Possible excess supply in Chicago rentals was just one of this week's top stories.

Is the conforming loans controversy finally settled? What is going on with the Chicago rental market? And how did housing starts data look? Here’s a quick rundown of stats from this week’s news (Nov. 14 – Nov. 18) by the numbers:

729,750 – the new maximum limit for Federal Housing Administration loans (FHA); after nearly two months of debate, Congress finally agreed to re-raise conforming home loan limits, but only for the FHA.

5,600 – the amount of new apartment units that will be built in Chicago by 2014; though the projects’ developers remain confident, some worry that rentals are repeating the excesses of single-family home developers during the housing boom.

20 – the current standing for the National Association of Home Builders/Wells Fargo Housing Market Index, which rose for the second straight month.

0.24the positive percentage of the FHA’s MMI fund in 2011; new speculation has emerged that with all the bad boom-era loans on its books, the FHA may need a taxpayer bailout, though the FHA strenuously disputes that claim.
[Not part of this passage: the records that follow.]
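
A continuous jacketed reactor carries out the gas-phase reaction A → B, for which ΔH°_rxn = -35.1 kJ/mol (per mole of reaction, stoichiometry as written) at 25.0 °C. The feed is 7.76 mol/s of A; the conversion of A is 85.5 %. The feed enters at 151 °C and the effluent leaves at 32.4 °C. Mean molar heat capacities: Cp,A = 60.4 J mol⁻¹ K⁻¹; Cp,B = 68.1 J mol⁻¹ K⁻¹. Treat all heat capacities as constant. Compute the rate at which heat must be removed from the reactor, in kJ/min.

Q_out = 17300 kJ/min

Extent of reaction ξ = 0.855 × 7.76 = 6.6348 mol/s
Reaction term: ξ·ΔH°_rxn = 6.6348 × -35.1 = -232.88 kJ/s
Sensible, feed 151→25 °C: -59.057 kJ/s
Outlet flows (mol/s): A 1.1252, B 6.6348
Sensible, products 25→32.4 °C: 3.8465 kJ/s
Q = ΔH = -288.09 kJ/s = -288.09 kW
Heat removed = 17286 kJ/min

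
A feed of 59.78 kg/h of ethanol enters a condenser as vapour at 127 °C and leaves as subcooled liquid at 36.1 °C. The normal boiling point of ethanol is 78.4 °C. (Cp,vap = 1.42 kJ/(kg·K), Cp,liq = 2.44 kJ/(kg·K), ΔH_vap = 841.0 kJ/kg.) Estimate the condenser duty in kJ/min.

vapour 127→78.4 °C: -69.012 kJ/kg
condensation at 78.4 °C: -841 kJ/kg
liquid 78.4→36.1 °C: -103.21 kJ/kg
Δh = -69.012 + -841 + -103.21 = -1013.2 kJ/kg
Q = ṁ·Δh = 59.78 kg/h × -1013.2 kJ/kg = -60571 kJ/h
|Q| = 16.825 kW = 1009.5 kJ/min

Q_c = 1010 kJ/min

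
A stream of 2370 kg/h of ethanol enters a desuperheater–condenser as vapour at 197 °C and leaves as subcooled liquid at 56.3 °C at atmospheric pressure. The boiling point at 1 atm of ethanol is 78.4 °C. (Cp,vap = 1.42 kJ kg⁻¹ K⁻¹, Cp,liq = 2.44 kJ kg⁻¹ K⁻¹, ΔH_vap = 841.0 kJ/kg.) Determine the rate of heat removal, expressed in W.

Q_c = 700000 W

vapour 197→78.4 °C: -168.41 kJ/kg
condensation at 78.4 °C: -841 kJ/kg
liquid 78.4→56.3 °C: -53.924 kJ/kg
Δh = -168.41 + -841 + -53.924 = -1063.3 kJ/kg
Q = ṁ·Δh = 2370 kg/h × -1063.3 kJ/kg = -2.5201e+06 kJ/h
|Q| = 700.03 kW = 700030 W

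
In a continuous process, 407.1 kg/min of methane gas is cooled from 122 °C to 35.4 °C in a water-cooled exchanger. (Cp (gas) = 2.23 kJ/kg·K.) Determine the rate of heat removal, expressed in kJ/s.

Q_c = 1310 kJ/s

Q = ṁ·Cp·ΔT = 407.1 × 2.23 × (35.4 − 122) = -78618 kJ/min
Converting: 78618 / 60 s = 1310.3 kW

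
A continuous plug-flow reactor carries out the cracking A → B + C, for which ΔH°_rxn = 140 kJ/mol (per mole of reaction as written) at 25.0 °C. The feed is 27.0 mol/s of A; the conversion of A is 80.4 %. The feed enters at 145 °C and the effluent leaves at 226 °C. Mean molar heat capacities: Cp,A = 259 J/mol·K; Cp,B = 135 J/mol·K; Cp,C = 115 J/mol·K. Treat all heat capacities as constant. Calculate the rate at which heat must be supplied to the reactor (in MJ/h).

Extent of reaction ξ = 0.804 × 27.0 = 21.708 mol/s
Reaction term: ξ·ΔH°_rxn = 21.708 × 140 = 3039.1 kJ/s
Sensible, feed 145→25 °C: -839.16 kJ/s
Outlet flows (mol/s): A 5.292, B 21.708, C 21.708
Sensible, products 25→226 °C: 1366.3 kJ/s
Q = ΔH = 3566.3 kJ/s = 3566.3 kW
Heat supplied = 12839 MJ/h

Q_in = 12800 MJ/h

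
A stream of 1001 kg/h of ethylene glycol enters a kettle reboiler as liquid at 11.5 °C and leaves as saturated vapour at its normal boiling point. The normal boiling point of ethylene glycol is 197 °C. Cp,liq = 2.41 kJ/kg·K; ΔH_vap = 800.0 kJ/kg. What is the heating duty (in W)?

Q = 347000 W

liquid 11.5→197 °C: 447.06 kJ/kg
vaporisation at 197 °C: 800 kJ/kg
Δh = 447.06 + 800 = 1247.1 kJ/kg
Q = ṁ·Δh = 1001 kg/h × 1247.1 kJ/kg = 1.2483e+06 kJ/h
|Q| = 346.75 kW = 346750 W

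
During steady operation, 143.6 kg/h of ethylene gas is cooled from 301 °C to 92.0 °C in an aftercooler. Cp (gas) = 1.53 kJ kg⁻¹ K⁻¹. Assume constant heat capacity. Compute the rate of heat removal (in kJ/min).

Q_c = 765 kJ/min

Q = ṁ·Cp·ΔT = 143.6 × 1.53 × (92.0 − 301) = -45919 kJ/h
Converting: 45919 / 3600 s = 12.755 kW
Cooling duty = 765.32 kJ/min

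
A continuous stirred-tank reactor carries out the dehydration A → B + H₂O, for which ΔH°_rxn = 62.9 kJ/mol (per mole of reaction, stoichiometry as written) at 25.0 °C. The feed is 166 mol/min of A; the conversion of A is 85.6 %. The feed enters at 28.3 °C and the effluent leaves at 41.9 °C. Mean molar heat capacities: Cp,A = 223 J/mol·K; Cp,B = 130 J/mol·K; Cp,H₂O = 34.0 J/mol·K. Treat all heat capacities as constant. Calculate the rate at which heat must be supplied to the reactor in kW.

Q_in = 155 kW

Extent of reaction ξ = 0.856 × 166 = 142.1 mol/min
Reaction term: ξ·ΔH°_rxn = 142.1 × 62.9 = 8937.8 kJ/min
Sensible, feed 28.3→25 °C: -122.16 kJ/min
Outlet flows (mol/min): A 23.904, B 142.1, H₂O 142.1
Sensible, products 25→41.9 °C: 483.92 kJ/min
Q = ΔH = 9299.6 kJ/min = 154.99 kW
Heat supplied = 154.99 kW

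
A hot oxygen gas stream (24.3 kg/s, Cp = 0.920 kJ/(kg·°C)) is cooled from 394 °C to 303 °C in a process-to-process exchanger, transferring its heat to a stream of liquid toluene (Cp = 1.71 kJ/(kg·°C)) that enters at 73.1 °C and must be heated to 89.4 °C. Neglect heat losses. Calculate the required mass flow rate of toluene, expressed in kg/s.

Heat released by hot stream: Q = 24.3 × 0.920 × (394 − 303) = 2034.4 kJ/s
Energy balance on cold side (adiabatic exchanger): Q = ṁ_c·Cp_c·(T_c,out − T_c,in)
ṁ_c = 2034.4 / [1.71 × (89.4 − 73.1)] = 72.988 kg/s

ṁ_c = 73.0 kg/s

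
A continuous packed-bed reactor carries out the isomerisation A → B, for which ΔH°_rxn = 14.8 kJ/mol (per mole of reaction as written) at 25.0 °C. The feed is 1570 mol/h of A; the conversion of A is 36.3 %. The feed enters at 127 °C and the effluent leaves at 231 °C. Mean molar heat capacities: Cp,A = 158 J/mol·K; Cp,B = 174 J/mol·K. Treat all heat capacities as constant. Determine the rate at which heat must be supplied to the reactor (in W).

Extent of reaction ξ = 0.363 × 1570 = 569.91 mol/h
Reaction term: ξ·ΔH°_rxn = 569.91 × 14.8 = 8434.7 kJ/h
Sensible, feed 127→25 °C: -25302 kJ/h
Outlet flows (mol/h): A 1000.1, B 569.91
Sensible, products 25→231 °C: 52979 kJ/h
Q = ΔH = 36111 kJ/h = 10.031 kW
Heat supplied = 10031 W

Q_in = 10000 W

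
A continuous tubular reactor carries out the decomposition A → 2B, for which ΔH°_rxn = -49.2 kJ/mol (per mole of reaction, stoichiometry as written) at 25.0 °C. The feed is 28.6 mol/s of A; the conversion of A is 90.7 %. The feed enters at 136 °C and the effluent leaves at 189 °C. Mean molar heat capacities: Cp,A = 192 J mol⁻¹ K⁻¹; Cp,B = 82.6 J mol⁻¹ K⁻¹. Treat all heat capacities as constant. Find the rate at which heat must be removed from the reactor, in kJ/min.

Q_out = 66000 kJ/min

Extent of reaction ξ = 0.907 × 28.6 = 25.94 mol/s
Reaction term: ξ·ΔH°_rxn = 25.94 × -49.2 = -1276.3 kJ/s
Sensible, feed 136→25 °C: -609.52 kJ/s
Outlet flows (mol/s): A 2.6598, B 51.88
Sensible, products 25→189 °C: 786.54 kJ/s
Q = ΔH = -1099.2 kJ/s = -1099.2 kW
Heat removed = 65954 kJ/min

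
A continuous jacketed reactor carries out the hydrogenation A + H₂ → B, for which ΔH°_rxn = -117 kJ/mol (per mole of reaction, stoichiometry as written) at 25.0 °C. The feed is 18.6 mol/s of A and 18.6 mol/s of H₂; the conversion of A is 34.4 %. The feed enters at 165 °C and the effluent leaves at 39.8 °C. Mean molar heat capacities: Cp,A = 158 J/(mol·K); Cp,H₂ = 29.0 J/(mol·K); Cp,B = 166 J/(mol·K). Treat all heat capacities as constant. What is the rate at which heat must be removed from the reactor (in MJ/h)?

Extent of reaction ξ = 0.344 × 18.6 = 6.3984 mol/s
Reaction term: ξ·ΔH°_rxn = 6.3984 × -117 = -748.61 kJ/s
Sensible, feed 165→25 °C: -486.95 kJ/s
Outlet flows (mol/s): A 12.202, H₂ 12.202, B 6.3984
Sensible, products 25→39.8 °C: 49.489 kJ/s
Q = ΔH = -1186.1 kJ/s = -1186.1 kW
Heat removed = 4269.9 MJ/h

Q_out = 4270 MJ/h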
5.1 – the amount of money, in billions, that Fannie Mae lost in the third quarter; despite this, the GSE’s CEO uttered the word “profitability” at an appearance on Capitol Hill this week about the company’s future.

16.5 – the percentage increase that housing starts posted for year-over-year data in October, though monthly data was down by a mere 0.3 percent.

30 – the percentage of defaults that are believed to be “strategic,” meaning purposeful to save the owner’s finances and credit crating; FICO has released a new credit rating aimed at targeting those homeowners before they default.